Many Nigerians will not forget in a hurry the drama that followed the allegation by the then CBN governor Mr Sanusi Lamido, now the Emir of Kano (Muhammed Sanusi II), that the Nigeria National Petroleum Corporation (NNPC) failed to remit 49.8 billion dollars into the Federation Account.
The war of words between the NNPC and Mr Lamido was interesting to say the least with both camps trading blames and levelling accusations against each other.
The Senate waded into the controversy and asked its Committee on Finance to investigate the allegations made by Mr Sanusi Lamido.
The committee organised several public hearings, interviewing agencies and organisations that may have had dealings with the NNPC during the period and later came out with its report which has been in the public sphere for some time now.
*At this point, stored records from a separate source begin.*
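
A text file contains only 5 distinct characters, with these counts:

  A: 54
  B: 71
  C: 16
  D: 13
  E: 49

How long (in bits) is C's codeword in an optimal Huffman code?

Repeatedly merge the two smallest:
merge D(13) and C(16): 29
merge 29 and E(49): 78
merge A(54) and B(71): 125
merge 78 and 125: 203
The subtree containing C is merged 3 times, so code length = 3.

3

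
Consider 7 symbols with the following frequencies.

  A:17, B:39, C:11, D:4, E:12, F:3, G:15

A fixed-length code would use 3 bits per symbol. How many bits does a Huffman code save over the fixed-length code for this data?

53

Fixed-length: 3 bits × 101 symbols = 303 bits.
Huffman merges:
F(3) + D(4) → 7
7 + C(11) → 18
E(12) + G(15) → 27
A(17) + 18 → 35
27 + 35 → 62
B(39) + 62 → 101
Huffman total = 7 + 18 + 27 + 35 + 62 + 101 = 250 bits.
Saving = 303 − 250 = 53 bits.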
The chairman of the finance committee, Senator Ahmed Markarfi, gave details of the investigation at plenary.
He said there was never any unremitted 49.8 billion dollars and the committee did not see how the CBN governor arrived at the figure of 49.8 billion dollars in the first place.
The committee observed that that there was lack of proper and adequate coordination between the key government agencies such as CBN, NNPC, ministries of Finance and Petroleum, FIRS and DPR.
Lawmakers then debated the report, but the debate got off on a rocky start.
The committee in the report recommended that the subsidy regime be totally abolished.
But this recommendation was shot down by lawmakers.
The committee also recommended that the NNPC refund and remit 262 million dollars being expenses it could not satisfactorily defend in respect of holding strategic stock reserve, pipeline maintenance and management cost as well as capital expenditure.
This edition of the Gavel looks at the federal lawmakers’ discussion on the details of the report
The 10-month strike of the Academic Staff Union of Polytechnics (ASUP) also got the attention of the in the House of Representatives as they sought to end the strike.
Specifically, polytechnic lecturers went in strike on October 4, 2013.
The lecturers are demanding for proper funding of polytechnics, an end to the discrimination of polytechnic graduates among others.
The National Medical Association’s ongoing industrial action was also discussed at the Senate plenary.
In the video of this week’s edition of the Gavel, a member Senate Committee on Health, Senator Marjorie Okadigbo, expressed worries over the strike, stressing the need for the government and the medical workers to resolve the issues that led to the strike.